Most of the time, that is true. Many problems do come less from personal malice than from broken systems. But the moment that argument starts covering even the wrong choice, criticism of the system turns into an excuse. In situations involving contagious illness, a basic sense of responsibility cannot be erased simply by saying that the structure made it happen. The cost of that choice spreads outward to other children, other parents, and the whole care setting.


What matters here is not a simple choice between structure and individual. To understand structure does not mean removing responsibility. It means asking together what line still should not be crossed, no matter the conditions. Otherwise, blaming the system becomes just another automatic response. Just as hatred simplifies judgment, so does excuse making.


We really do live in a strange age. On one side, people hesitate to show goodwill because they fear being left with the blame. On the other side, people speak of structure and too quickly put off responsibility. Some step back so they will not have to help. Others hide behind the system to make their own choices seem lighter. The direction is different, but the root is the same.


Anxiety lies beneath both. It is a society that does not feel able to bear responsibility, a society where the line of responsibility is unclear, and where people learn first of all how to protect themselves.


In a society like this, people do not simply become less kind. The very way kindness works begins to change. Distance no longer looks rude. It looks safe. Silence no longer looks like indifference. It looks like survival. People step back not because they want to ignore others, but because they do not want to get hurt themselves.


What we need now may not be some vague moral awakening. Telling people to be warmer or kinder cannot reach the heart of this problem. While we keep blaming the heart, the conditions do not change. And as long as the conditions stay the same, goodwill will remain trapped in hesitation.
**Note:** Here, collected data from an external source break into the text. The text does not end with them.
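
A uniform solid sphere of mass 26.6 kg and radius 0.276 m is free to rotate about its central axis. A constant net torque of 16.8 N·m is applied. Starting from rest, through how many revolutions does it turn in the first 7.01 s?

I = (2/5)MR² = (2/5)(26.6)(0.276)² = 0.8105 kg·m².
α = τ/I = 16.8/0.8105 = 20.73 rad/s².
θ = ½αt² = ½(20.73)(7.01)² = 509.3 rad.
Revolutions = θ/(2π) = 81.05.

≈ 81.1 revolutions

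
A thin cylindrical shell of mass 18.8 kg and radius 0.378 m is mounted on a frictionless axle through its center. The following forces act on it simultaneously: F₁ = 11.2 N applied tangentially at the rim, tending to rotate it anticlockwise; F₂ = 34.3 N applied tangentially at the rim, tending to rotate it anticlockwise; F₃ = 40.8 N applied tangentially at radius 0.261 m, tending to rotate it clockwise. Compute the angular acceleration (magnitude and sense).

I = MR² = (18.8)(0.378)² = 2.686 kg·m².
Taking anticlockwise as positive: τ₁ = +(11.2)(0.378) = +4.234 N·m; τ₂ = +(34.3)(0.378) = +12.97 N·m; τ₃ = −(40.8)(0.261) = −10.65 N·m.
Net torque τ = 6.550 N·m.
α = τ/I = 6.550/2.686 = 2.438 rad/s².

α ≈ 2.44 rad/s², anticlockwise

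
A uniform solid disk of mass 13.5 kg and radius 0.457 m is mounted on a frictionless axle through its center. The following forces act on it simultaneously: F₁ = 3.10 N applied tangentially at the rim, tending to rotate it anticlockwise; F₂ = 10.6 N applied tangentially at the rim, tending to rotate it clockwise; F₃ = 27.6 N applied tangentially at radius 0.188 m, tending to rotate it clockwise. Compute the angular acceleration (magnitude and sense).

I = ½MR² = (1/2)(13.5)(0.457)² = 1.410 kg·m².
Taking anticlockwise as positive: τ₁ = +(3.10)(0.457) = +1.417 N·m; τ₂ = −(10.6)(0.457) = −4.844 N·m; τ₃ = −(27.6)(0.188) = −5.189 N·m.
Net torque τ = -8.616 N·m.
α = τ/I = -8.616/1.410 = -6.112 rad/s².

α ≈ 6.11 rad/s², clockwise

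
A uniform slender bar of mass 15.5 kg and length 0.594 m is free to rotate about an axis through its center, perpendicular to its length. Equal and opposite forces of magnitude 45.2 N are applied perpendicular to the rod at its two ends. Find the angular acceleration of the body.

I = (1/12)ML² = (1/12)(15.5)(0.594)² = 0.4557 kg·m².
The couple gives τ = F·(L/2) + F·(L/2) = F L = (45.2)(0.594) = 26.85 N·m.
From τ = Iα: α = 26.85/0.4557 = 58.91 rad/s².

α ≈ 58.9 rad/s²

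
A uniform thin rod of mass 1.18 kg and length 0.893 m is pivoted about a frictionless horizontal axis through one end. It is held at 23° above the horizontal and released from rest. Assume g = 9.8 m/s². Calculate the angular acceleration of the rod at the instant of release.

About the pivot, I = (1/3)ML² = (1/3)(1.18)(0.893)² = 0.3137 kg·m².
The weight acts at the center, a distance L/2 = 0.4465 m from the pivot; τ = Mg(L/2) cos 23° = 4.753 N·m.
α = τ/I = 4.753/0.3137 = 15.15 rad/s².
(Equivalently α = (3g/(2L)) cos 23° = 15.15 rad/s².)

α ≈ 15.2 rad/s²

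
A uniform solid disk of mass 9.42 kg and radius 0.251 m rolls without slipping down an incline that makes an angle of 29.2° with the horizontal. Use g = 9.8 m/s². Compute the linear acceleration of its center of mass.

Translation along the incline: Mg sinθ − f = Ma.
Rotation about the center: fR = Iα with I = ½MR². No-slip gives a = αR, so f = (I/R²)a = (1/2)M a.
Substituting: Mg sinθ = (1 + 0.5000)Ma, so a = g sinθ/(1 + 0.5000) = (9.8) sin 29.2° / 1.500 = 3.187 m/s².

a ≈ 3.19 m/s²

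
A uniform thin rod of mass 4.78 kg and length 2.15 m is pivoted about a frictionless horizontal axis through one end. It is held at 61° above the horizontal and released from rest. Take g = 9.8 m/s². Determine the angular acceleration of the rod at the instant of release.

About the pivot, I = (1/3)ML² = (1/3)(4.78)(2.15)² = 7.365 kg·m².
The weight acts at the center, a distance L/2 = 1.075 m from the pivot; τ = Mg(L/2) cos 61° = 24.41 N·m.
α = τ/I = 24.41/7.365 = 3.315 rad/s².

α ≈ 3.31 rad/s²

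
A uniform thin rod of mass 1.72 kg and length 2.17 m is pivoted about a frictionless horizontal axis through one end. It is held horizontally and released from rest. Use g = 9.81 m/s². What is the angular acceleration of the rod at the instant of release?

About the pivot, I = (1/3)ML² = (1/3)(1.72)(2.17)² = 2.700 kg·m².
The weight acts at the center, a distance L/2 = 1.085 m from the pivot; τ = Mg(L/2) = 18.31 N·m.
α = τ/I = 18.31/2.700 = 6.781 rad/s².

α ≈ 6.78 rad/s²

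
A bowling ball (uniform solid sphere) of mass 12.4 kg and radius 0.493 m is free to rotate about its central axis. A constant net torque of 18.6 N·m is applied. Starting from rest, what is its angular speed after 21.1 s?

I = (2/5)MR² = (2/5)(12.4)(0.493)² = 1.206 kg·m².
α = τ/I = 18.6/1.206 = 15.43 rad/s².
ω = ω₀ + αt = 0 + (15.43)(21.1) = 325.6 rad/s.

ω ≈ 326 rad/s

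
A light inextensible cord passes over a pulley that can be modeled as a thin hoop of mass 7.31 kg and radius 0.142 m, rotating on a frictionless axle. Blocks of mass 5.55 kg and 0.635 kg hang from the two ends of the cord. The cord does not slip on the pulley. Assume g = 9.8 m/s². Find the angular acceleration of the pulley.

α ≈ 25.1 rad/s²

I = MR² = (7.31)(0.142)² = 0.1474 kg·m².
Heavier block: m₁g − T₁ = m₁a. Lighter block: T₂ − m₂g = m₂a.
Pulley: (T₁ − T₂)R = Iα = I(a/R), so T₁ − T₂ = (I/R²)a = 1·M_p a = 7.310·a.
Adding the three: (m₁ − m₂)g = (m₁ + m₂ + 7.310)a, so a = (5.55 − 0.635)(9.8)/(5.55 + 0.635 + 7.310) = 3.569 m/s².
α = a/R = 3.569/0.142 = 25.14 rad/s².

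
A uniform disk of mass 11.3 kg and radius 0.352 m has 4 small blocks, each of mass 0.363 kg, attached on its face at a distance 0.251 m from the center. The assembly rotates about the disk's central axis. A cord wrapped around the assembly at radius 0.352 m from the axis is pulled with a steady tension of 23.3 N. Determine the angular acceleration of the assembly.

I_disk = ½MR² = ½(11.3)(0.352)² = 0.7001 kg·m².
I_blocks = 4·m·r² = 4(0.363)(0.251)² = 0.09148 kg·m².
Total I = 0.7915 kg·m².
τ = F r = (23.3)(0.352) = 8.202 N·m.
α = τ/I = 8.202/0.7915 = 10.36 rad/s².

α ≈ 10.4 rad/s²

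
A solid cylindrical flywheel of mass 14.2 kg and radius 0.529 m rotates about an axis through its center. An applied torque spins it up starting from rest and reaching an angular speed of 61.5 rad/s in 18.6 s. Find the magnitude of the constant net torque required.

I = ½MR² = (1/2)(14.2)(0.529)² = 1.987 kg·m².
α = Δω/Δt = (61.5 − 0)/18.6 = 3.306 rad/s².
τ = Iα = (1.987)(3.306) = 6.569 N·m.

τ ≈ 6.57 N·m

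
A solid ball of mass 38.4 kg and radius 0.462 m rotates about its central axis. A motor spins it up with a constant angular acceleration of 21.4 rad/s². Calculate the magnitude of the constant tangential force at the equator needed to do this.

I = (2/5)MR² = (2/5)(38.4)(0.462)² = 3.278 kg·m².
The required torque is τ = Iα = (3.278)(21.40) = 70.16 N·m.
A tangential force at the equator gives τ = FR, so F = τ/R = 70.16/0.462 = 151.9 N.

F ≈ 152 N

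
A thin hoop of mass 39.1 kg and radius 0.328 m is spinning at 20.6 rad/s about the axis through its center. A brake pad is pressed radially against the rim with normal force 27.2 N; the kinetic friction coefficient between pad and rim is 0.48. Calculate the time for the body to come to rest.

I = MR² = (39.1)(0.328)² = 4.207 kg·m².
Friction force f = μN = (0.48)(27.2) = 13.06 N at the rim; torque magnitude τ = fR = 4.282 N·m, opposing ω.
|α| = τ/I = 4.282/4.207 = 1.018 rad/s² (deceleration).
0 = ω₀ − |α|t ⇒ t = ω₀/|α| = 20.6/1.018 = 20.24 s.

t ≈ 20.2 s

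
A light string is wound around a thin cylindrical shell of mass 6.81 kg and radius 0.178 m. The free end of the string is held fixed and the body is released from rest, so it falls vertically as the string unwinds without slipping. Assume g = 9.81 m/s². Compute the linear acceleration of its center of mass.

a ≈ 4.91 m/s²

Translation: Mg − T = Ma. Rotation about the center: TR = Iα with I = MR².
With a = αR: T = (I/R²)a = M a, so Mg = (1 + 1.000)Ma.
a = g/(1 + 1.000) = 9.81/2.000 = 4.905 m/s².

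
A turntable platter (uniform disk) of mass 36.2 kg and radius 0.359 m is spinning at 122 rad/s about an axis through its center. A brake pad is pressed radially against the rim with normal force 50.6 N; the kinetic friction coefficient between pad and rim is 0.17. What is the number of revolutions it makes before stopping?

≈ 895 revolutions

I = ½MR² = (1/2)(36.2)(0.359)² = 2.333 kg·m².
Friction force f = μN = (0.17)(50.6) = 8.602 N at the rim; torque magnitude τ = fR = 3.088 N·m, opposing ω.
|α| = τ/I = 3.088/2.333 = 1.324 rad/s² (deceleration).
ω² = ω₀² − 2|α|θ with ω = 0 ⇒ θ = ω₀²/(2|α|) = 5622 rad = 894.7 rev.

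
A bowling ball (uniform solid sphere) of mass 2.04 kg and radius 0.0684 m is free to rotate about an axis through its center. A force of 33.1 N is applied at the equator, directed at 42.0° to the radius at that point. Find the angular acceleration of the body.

α ≈ 397 rad/s²

I = (2/5)MR² = (2/5)(2.04)(0.0684)² = 0.003818 kg·m².
Only the tangential component produces torque: τ = F R sinθ = (33.1)(0.0684) sin 42.0° = 1.515 N·m.
From τ = Iα: α = 1.515/0.003818 = 396.8 rad/s².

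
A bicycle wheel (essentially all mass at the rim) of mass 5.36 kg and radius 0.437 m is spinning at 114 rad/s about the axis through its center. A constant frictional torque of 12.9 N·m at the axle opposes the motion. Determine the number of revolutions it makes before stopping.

I = MR² = (5.36)(0.437)² = 1.024 kg·m².
The net torque has magnitude 12.9 N·m, opposing ω.
|α| = τ/I = 12.90/1.024 = 12.60 rad/s² (deceleration).
ω² = ω₀² − 2|α|θ with ω = 0 ⇒ θ = ω₀²/(2|α|) = 515.6 rad = 82.06 rev.

≈ 82.1 revolutions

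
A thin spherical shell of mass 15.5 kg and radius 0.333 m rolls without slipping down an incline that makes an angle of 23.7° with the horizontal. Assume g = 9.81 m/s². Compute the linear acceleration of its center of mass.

a ≈ 2.37 m/s²

Translation along the incline: Mg sinθ − f = Ma.
Rotation about the center: fR = Iα with I = (2/3)MR². No-slip gives a = αR, so f = (I/R²)a = (2/3)M a.
Substituting: Mg sinθ = (1 + 0.6667)Ma, so a = g sinθ/(1 + 0.6667) = (9.81) sin 23.7° / 1.667 = 2.366 m/s².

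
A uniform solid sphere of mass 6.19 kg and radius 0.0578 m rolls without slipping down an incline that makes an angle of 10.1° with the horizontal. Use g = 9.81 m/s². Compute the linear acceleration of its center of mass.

Translation along the incline: Mg sinθ − f = Ma.
Rotation about the center: fR = Iα with I = (2/5)MR². No-slip gives a = αR, so f = (I/R²)a = (2/5)M a.
Substituting: Mg sinθ = (1 + 0.4000)Ma, so a = g sinθ/(1 + 0.4000) = (9.81) sin 10.1° / 1.400 = 1.229 m/s².

a ≈ 1.23 m/s²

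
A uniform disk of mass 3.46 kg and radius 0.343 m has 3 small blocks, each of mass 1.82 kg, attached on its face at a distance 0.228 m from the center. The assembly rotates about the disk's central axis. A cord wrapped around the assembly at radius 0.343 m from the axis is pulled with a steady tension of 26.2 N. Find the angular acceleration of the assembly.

I_disk = ½MR² = ½(3.46)(0.343)² = 0.2035 kg·m².
I_blocks = 3·m·r² = 3(1.82)(0.228)² = 0.2838 kg·m².
Total I = 0.4874 kg·m².
τ = F r = (26.2)(0.343) = 8.987 N·m.
α = τ/I = 8.987/0.4874 = 18.44 rad/s².

α ≈ 18.4 rad/s²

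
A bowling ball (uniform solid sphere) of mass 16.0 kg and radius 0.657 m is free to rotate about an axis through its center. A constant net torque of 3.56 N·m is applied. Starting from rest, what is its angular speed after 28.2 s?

I = (2/5)MR² = (2/5)(16.0)(0.657)² = 2.763 kg·m².
α = τ/I = 3.56/2.763 = 1.289 rad/s².
ω = ω₀ + αt = 0 + (1.289)(28.2) = 36.34 rad/s.

ω ≈ 36.3 rad/s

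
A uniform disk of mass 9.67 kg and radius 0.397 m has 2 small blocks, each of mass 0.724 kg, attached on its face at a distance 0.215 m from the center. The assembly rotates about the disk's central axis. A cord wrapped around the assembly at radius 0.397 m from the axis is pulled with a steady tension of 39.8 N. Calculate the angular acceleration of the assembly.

α ≈ 19.1 rad/s²

I_disk = ½MR² = ½(9.67)(0.397)² = 0.7620 kg·m².
I_blocks = 2·m·r² = 2(0.724)(0.215)² = 0.06693 kg·m².
Total I = 0.8290 kg·m².
τ = F r = (39.8)(0.397) = 15.80 N·m.
α = τ/I = 15.80/0.8290 = 19.06 rad/s².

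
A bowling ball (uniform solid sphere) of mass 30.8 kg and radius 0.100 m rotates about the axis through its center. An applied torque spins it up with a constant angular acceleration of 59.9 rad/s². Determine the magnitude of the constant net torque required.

τ ≈ 7.38 N·m

I = (2/5)MR² = (2/5)(30.8)(0.100)² = 0.1232 kg·m².
τ = Iα = (0.1232)(59.90) = 7.380 N·m.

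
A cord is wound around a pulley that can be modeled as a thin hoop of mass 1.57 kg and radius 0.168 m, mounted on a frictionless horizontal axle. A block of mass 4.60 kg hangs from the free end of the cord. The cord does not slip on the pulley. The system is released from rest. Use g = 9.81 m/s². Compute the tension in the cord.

T ≈ 11.5 N

I = MR² = (1.57)(0.168)² = 0.04431 kg·m².
Block: mg − T = ma. Pulley: TR = Iα. No-slip: a = αR, so T = (I/R²)a = 1.570·a.
Then mg = (m + 1.570)a, so a = (4.60)(9.81)/(4.60 + 1.570) = 7.314 m/s².
T = 1.570·a = 11.48 N.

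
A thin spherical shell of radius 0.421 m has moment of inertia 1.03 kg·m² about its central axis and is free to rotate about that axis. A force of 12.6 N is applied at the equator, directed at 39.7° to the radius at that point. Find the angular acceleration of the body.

Only the tangential component produces torque: τ = F R sinθ = (12.6)(0.421) sin 39.7° = 3.388 N·m.
Newton's second law for rotation, τ = Iα, gives α = τ/I = 3.388/1.030 = 3.290 rad/s².

α ≈ 3.29 rad/s²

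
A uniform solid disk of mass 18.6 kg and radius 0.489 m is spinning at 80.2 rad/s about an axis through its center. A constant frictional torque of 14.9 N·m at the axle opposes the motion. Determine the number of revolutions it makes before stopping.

I = ½MR² = (1/2)(18.6)(0.489)² = 2.224 kg·m².
The net torque has magnitude 14.9 N·m, opposing ω.
|α| = τ/I = 14.90/2.224 = 6.700 rad/s² (deceleration).
ω² = ω₀² − 2|α|θ with ω = 0 ⇒ θ = ω₀²/(2|α|) = 480.0 rad = 76.39 rev.

≈ 76.4 revolutions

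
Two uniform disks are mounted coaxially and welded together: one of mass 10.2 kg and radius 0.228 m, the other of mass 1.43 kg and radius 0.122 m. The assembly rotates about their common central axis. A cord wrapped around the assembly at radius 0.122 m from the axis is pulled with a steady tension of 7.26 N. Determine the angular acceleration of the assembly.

I = ½M₁R₁² + ½M₂R₂² = ½(10.2)(0.228)² + ½(1.43)(0.122)² = 0.2758 kg·m².
τ = F r = (7.26)(0.122) = 0.8857 N·m.
α = τ/I = 0.8857/0.2758 = 3.212 rad/s².

α ≈ 3.21 rad/s²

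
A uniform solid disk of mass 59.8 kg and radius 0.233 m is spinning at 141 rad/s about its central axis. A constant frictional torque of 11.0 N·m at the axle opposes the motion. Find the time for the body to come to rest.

I = ½MR² = (1/2)(59.8)(0.233)² = 1.623 kg·m².
The net torque has magnitude 11.0 N·m, opposing ω.
|α| = τ/I = 11.00/1.623 = 6.777 rad/s² (deceleration).
0 = ω₀ − |α|t ⇒ t = ω₀/|α| = 141/6.777 = 20.81 s.

t ≈ 20.8 s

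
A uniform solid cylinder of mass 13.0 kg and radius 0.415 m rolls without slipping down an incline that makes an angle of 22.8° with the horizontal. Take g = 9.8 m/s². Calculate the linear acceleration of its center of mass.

Translation along the incline: Mg sinθ − f = Ma.
Rotation about the center: fR = Iα with I = ½MR². No-slip gives a = αR, so f = (I/R²)a = (1/2)M a.
Substituting: Mg sinθ = (1 + 0.5000)Ma, so a = g sinθ/(1 + 0.5000) = (9.8) sin 22.8° / 1.500 = 2.532 m/s².

a ≈ 2.53 m/s²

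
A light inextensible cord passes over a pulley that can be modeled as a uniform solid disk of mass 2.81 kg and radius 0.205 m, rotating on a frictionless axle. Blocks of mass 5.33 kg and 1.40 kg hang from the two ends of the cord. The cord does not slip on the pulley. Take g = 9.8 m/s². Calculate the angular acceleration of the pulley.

α ≈ 23.1 rad/s²

I = ½MR² = (1/2)(2.81)(0.205)² = 0.05905 kg·m².
Heavier block: m₁g − T₁ = m₁a. Lighter block: T₂ − m₂g = m₂a.
Pulley: (T₁ − T₂)R = Iα = I(a/R), so T₁ − T₂ = (I/R²)a = (1/2)M_p a = 1.405·a.
Adding the three: (m₁ − m₂)g = (m₁ + m₂ + 1.405)a, so a = (5.33 − 1.40)(9.8)/(5.33 + 1.40 + 1.405) = 4.734 m/s².
α = a/R = 4.734/0.205 = 23.09 rad/s².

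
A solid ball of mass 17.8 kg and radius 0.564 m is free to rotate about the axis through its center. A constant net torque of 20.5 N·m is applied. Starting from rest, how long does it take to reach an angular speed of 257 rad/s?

t ≈ 28.4 s

I = (2/5)MR² = (2/5)(17.8)(0.564)² = 2.265 kg·m².
α = τ/I = 20.5/2.265 = 9.051 rad/s².
ω = αt ⇒ t = ω/α = 257/9.051 = 28.39 s.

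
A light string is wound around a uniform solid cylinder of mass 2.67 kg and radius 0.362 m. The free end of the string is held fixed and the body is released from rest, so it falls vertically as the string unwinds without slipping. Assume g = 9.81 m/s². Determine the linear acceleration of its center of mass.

a ≈ 6.54 m/s²

Translation: Mg − T = Ma. Rotation about the center: TR = Iα with I = ½MR².
With a = αR: T = (I/R²)a = (1/2)M a, so Mg = (1 + 0.5000)Ma.
a = g/(1 + 0.5000) = 9.81/1.500 = 6.540 m/s².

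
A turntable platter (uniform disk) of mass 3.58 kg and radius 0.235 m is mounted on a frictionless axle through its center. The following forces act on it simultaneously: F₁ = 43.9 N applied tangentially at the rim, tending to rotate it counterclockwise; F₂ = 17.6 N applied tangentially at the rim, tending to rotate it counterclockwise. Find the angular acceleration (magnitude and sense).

I = ½MR² = (1/2)(3.58)(0.235)² = 0.09885 kg·m².
Taking counterclockwise as positive: τ₁ = +(43.9)(0.235) = +10.32 N·m; τ₂ = +(17.6)(0.235) = +4.136 N·m.
Net torque τ = 14.45 N·m.
α = τ/I = 14.45/0.09885 = 146.2 rad/s².

α ≈ 146 rad/s², counterclockwise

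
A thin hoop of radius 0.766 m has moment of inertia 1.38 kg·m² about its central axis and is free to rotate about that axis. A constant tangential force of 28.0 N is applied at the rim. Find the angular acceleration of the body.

α ≈ 15.5 rad/s²

τ = F R = (28.0)(0.766) = 21.45 N·m.
Newton's second law for rotation, τ = Iα, gives α = τ/I = 21.45/1.380 = 15.54 rad/s².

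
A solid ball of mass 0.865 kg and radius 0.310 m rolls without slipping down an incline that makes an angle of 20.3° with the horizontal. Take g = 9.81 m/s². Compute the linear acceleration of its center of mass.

a ≈ 2.43 m/s²

Translation along the incline: Mg sinθ − f = Ma.
Rotation about the center: fR = Iα with I = (2/5)MR². No-slip gives a = αR, so f = (I/R²)a = (2/5)M a.
Substituting: Mg sinθ = (1 + 0.4000)Ma, so a = g sinθ/(1 + 0.4000) = (9.81) sin 20.3° / 1.400 = 2.431 m/s².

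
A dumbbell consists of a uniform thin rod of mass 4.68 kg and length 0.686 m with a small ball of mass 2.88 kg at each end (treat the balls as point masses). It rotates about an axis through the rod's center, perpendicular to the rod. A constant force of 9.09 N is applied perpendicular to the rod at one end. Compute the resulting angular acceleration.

I_rod = (1/12)ML² = (1/12)(4.68)(0.686)² = 0.1835 kg·m².
I_balls = 2·m·(L/2)² = 2(2.88)(0.3430)² = 0.6777 kg·m².
Total I = 0.8612 kg·m².
τ = F·(L/2) = (9.09)(0.343) = 3.118 N·m.
α = τ/I = 3.118/0.8612 = 3.620 rad/s².

α ≈ 3.62 rad/s²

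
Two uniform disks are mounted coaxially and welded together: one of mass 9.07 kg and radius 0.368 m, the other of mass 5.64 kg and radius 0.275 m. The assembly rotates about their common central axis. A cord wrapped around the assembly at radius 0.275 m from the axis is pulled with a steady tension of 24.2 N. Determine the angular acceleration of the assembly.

α ≈ 8.04 rad/s²

I = ½M₁R₁² + ½M₂R₂² = ½(9.07)(0.368)² + ½(5.64)(0.275)² = 0.8274 kg·m².
τ = F r = (24.2)(0.275) = 6.655 N·m.
α = τ/I = 6.655/0.8274 = 8.043 rad/s².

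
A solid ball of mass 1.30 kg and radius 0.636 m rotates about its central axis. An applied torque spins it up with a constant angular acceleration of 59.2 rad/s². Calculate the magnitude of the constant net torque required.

τ ≈ 12.5 N·m

I = (2/5)MR² = (2/5)(1.30)(0.636)² = 0.2103 kg·m².
τ = Iα = (0.2103)(59.20) = 12.45 N·m.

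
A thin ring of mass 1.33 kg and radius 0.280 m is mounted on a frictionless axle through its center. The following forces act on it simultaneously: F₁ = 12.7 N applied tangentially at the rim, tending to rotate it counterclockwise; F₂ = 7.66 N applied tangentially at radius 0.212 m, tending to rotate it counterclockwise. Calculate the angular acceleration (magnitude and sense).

I = MR² = (1.33)(0.280)² = 0.1043 kg·m².
Taking counterclockwise as positive: τ₁ = +(12.7)(0.280) = +3.556 N·m; τ₂ = +(7.66)(0.212) = +1.624 N·m.
Net torque τ = 5.180 N·m.
α = τ/I = 5.180/0.1043 = 49.68 rad/s².

α ≈ 49.7 rad/s², counterclockwise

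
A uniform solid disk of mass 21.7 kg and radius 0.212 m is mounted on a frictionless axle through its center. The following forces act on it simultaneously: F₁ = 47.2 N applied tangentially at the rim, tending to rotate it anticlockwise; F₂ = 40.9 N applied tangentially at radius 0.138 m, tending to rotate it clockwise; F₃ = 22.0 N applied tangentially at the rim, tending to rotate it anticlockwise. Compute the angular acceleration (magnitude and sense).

α ≈ 18.5 rad/s², anticlockwise

I = ½MR² = (1/2)(21.7)(0.212)² = 0.4876 kg·m².
Taking anticlockwise as positive: τ₁ = +(47.2)(0.212) = +10.01 N·m; τ₂ = −(40.9)(0.138) = −5.644 N·m; τ₃ = +(22.0)(0.212) = +4.664 N·m.
Net torque τ = 9.026 N·m.
α = τ/I = 9.026/0.4876 = 18.51 rad/s².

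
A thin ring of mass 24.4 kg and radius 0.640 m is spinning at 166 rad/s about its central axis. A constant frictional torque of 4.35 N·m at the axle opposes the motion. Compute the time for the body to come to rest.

t ≈ 381 s

I = MR² = (24.4)(0.640)² = 9.994 kg·m².
The net torque has magnitude 4.35 N·m, opposing ω.
|α| = τ/I = 4.350/9.994 = 0.4353 rad/s² (deceleration).
0 = ω₀ − |α|t ⇒ t = ω₀/|α| = 166/0.4353 = 381.4 s.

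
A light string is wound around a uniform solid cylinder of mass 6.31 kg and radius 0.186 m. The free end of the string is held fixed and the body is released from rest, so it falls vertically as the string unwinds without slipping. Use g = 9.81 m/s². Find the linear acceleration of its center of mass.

a ≈ 6.54 m/s²

Translation: Mg − T = Ma. Rotation about the center: TR = Iα with I = ½MR².
With a = αR: T = (I/R²)a = (1/2)M a, so Mg = (1 + 0.5000)Ma.
a = g/(1 + 0.5000) = 9.81/1.500 = 6.540 m/s².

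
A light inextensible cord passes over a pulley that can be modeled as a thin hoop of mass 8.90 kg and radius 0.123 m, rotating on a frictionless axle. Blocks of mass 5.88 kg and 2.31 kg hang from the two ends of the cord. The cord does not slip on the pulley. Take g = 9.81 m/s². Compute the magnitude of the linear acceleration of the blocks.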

What we need to recover is not a kinder heart, but the conditions in which kindness does not become a fault. A society where the person who helps is not made to look foolish, and where the person who should take responsibility cannot so easily hide behind the structure. A society where helping is not translated as recklessness, and where doing the minimum that decency asks is not treated as a loss. What we may truly need to recover is not warmth itself, but the kind of environment in which that warmth can still work without being twisted.


To see one another as human again is not to recover some heroic morality. It is closer to protecting the minimum conditions that keep us from pushing each other away, even in a time of fear. When those conditions collapse, the first thing to disappear will not be some grand idea of justice. It will be the ordinary impulse to help another person without hesitation.